Tuesday morning, 30 November, around 9:30 AM we "snuck" out of the marina as one does in a 30 ton vessel moving at walking speed and finally, officially headed out on the cruising phase of our lives. The first thing we did was to calibrate the new autopilot so it could help this 2-person crew steer. That went smoothly and we locked in a course of about 165 degrees magnetic and headed out. We had been told that the authorities sometimes chase wayward yachts who leave without permission, so we kept our eyes out as we crossed the entrance to Guymas. No one took any interest. (Side note, the Calla Lily loses about 1/2 knot of boat speed when the swim ladder is down. We try ton keep it up and stowed.) Calla Lily cruised at about 6.5 knots at 2500 RPM and we had calm seas and wind.
Both of us became aware that for the first time in weeks, we were relaxing and doing nothing. It felt great! Time to settle in an take in the scenery and sensations of wind, rolling seas, and the rumble of the little mighty old British diesel.
At 4:00 PM we chose a destination called Bahia San Marte on the Baja peninsula. It looked picturesque and protected from the north winds and would be a good place to rest after our almost 24 hour long journey. Next we decided on a watch schedule of 3 hour watches beginning at 7:00 PM. That worked great until the alarm on Mike's watch failed and Shelby had to rouse him. She was very compassionate and let him have an extra hour's sleep. The night was beautiful with the sky chock full of stars and occasional schools of fish and dolphins. The schools of fish and dolphins left trails of bio luminescence behind them in the dark water! We arrived in San Marte at 9:00 AM, anchored, shut down and put the boat to sleep. The we both had a swim and planned the rest of the journey to La Paz. The plan was to motor to Bahia San Carlos AKA Timbobiche, where there are ruins (modern day) and lagoon for bird watching. We arrived around 2:00 PM and explored, had dinner, and napped until we left at 10:20 PM for Ensenada Grande on Isla Partida, a popular spot just a few hours from La Paz.
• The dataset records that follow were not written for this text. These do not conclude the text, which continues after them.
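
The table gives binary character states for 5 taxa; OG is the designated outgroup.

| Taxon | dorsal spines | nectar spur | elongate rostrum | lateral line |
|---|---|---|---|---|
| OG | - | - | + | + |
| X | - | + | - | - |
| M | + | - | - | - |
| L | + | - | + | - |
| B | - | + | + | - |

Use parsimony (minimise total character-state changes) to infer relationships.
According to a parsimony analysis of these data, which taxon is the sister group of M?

Character polarity is set by the outgroup: the derived state is whichever differs from the outgroup's state, so for elongate rostrum, lateral line the derived state is '-', and for the remaining characters it is '+'.
Only L and M show the derived state '+' for dorsal spines, supporting them as a clade.
nectar spur (derived state '+') is shared by B and X — a synapomorphy uniting that clade.
elongate rostrum groups M and X, which is incompatible with the clades supported by the remaining characters; treating it as convergent (homoplasy) costs fewer steps than any alternative tree.
All ingroup taxa share the derived state '-' for lateral line; it defines the ingroup but does not resolve relationships within it.
Most parsimonious ingroup topology: ((X,B),(M,L)).
M and L form a cherry on this tree, so they are sister taxa.

L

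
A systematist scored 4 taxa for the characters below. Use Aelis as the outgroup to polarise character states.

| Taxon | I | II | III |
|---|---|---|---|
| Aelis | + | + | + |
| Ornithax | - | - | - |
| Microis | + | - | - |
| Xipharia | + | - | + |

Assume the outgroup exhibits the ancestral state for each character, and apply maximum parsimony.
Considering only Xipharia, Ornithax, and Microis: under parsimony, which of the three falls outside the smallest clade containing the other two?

The outgroup has state '+' for every character, so '-' is the derived state throughout.
I: derived state '-' in Ornithax only — an autapomorphy, so it tells us nothing about relationships among taxa.
All ingroup taxa share the derived state '-' for II; it defines the ingroup but does not resolve relationships within it.
III: derived state '-' in Microis and Ornithax only — synapomorphy for {Microis, Ornithax}.
Most parsimonious ingroup topology: ((Ornithax,Microis),Xipharia).
Microis and Ornithax share a more recent common ancestor with each other than either does with Xipharia, so Xipharia is the least closely related of the three.

Xipharia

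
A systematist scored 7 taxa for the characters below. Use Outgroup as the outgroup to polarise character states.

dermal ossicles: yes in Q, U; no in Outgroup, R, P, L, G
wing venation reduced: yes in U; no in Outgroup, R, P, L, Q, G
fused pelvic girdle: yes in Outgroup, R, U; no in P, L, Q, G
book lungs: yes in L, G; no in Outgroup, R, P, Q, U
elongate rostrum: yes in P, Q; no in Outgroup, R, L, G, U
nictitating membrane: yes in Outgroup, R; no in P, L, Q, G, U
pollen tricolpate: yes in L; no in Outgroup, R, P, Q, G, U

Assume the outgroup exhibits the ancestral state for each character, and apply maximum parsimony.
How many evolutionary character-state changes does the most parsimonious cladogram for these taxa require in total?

8

Character polarity is set by the outgroup: the derived state is whichever differs from the outgroup's state, so for fused pelvic girdle, nictitating membrane the derived state is 'no', and for the remaining characters it is 'yes'.
dermal ossicles groups Q and U, which is incompatible with the clades supported by the remaining characters; treating it as convergent (homoplasy) costs fewer steps than any alternative tree.
wing venation reduced (derived state 'yes') is unique to U (autapomorphy; uninformative for grouping).
fused pelvic girdle: derived state 'no' in G, L, P, and Q only — synapomorphy for {G, L, P, Q}.
book lungs (derived state 'yes') is shared by G and L — a synapomorphy uniting that clade.
elongate rostrum (derived state 'yes') is shared by P and Q — a synapomorphy uniting that clade.
Only G, L, P, Q, and U show the derived state 'no' for nictitating membrane, supporting them as a clade.
pollen tricolpate (derived state 'yes') is unique to L (autapomorphy; uninformative for grouping).
Most parsimonious ingroup topology: (R,(((P,Q),(L,G)),U)).
Changes per character on this tree: dermal ossicles: 2; wing venation reduced: 1; fused pelvic girdle: 1; book lungs: 1; elongate rostrum: 1; nictitating membrane: 1; pollen tricolpate: 1.
Total = 8.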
Our windlass (the machine which raises and lowers the anchor) struggled mightily when raising the anchor. We'll look into that in La Paz. Mike helped it out and we got the anchor up.
Ensenada Grande is a beautiful place in a protected park. The other resident in the bay was a catamaran who had put their boat literally in the exact center of the bay. We had to maneuver around them and drop our anchor closer to them than we are sure they wanted. Sucks to be you and we'll be gone before lunch. We had a great snorkel in the rock walls surrounding the bay in the comfortable 78 degree water.
Next stop, La Paz, where we will meet up with Kelli and Dave Friday night. We were thinking we would avoid the inner harbor in La Paz because it is a challenging place to anchor because of the strong 2-3 knot tidal currents, but Kelli and Dave encouraged us to just send it so we could anchor in front of their hotel. We did it successfully. Like most everything in boating land, as long as you think it through first and communicate well, it's probably doable. You just have to always be ready to make a second try.
We arrived about 3:30 PM and got settled and then dinghied to Marina De La Paz and did a little exploring. The marina has a protected dinghy dock and for 30 pesos a day you can fill you jerry cans with purified water and dump your trash and used engine fluids. They will even wash your clothes! Friday, we topped up our provisions and walked all over La Paz. La Paz is pretty awesome. It is definitely the most refined Mexican city we have been to. We met up with Kelli and Dave, whom Shelby had met on a delivery trip from the Bahamas to Florida in June and had dinner and then they let us enjoy their shower!
Today, Saturday, we will get our provisions for the week-long flotilla delivered and get organized. We can't wait to get out and explore islands near La Paz with Kelli and Dave who know them very well.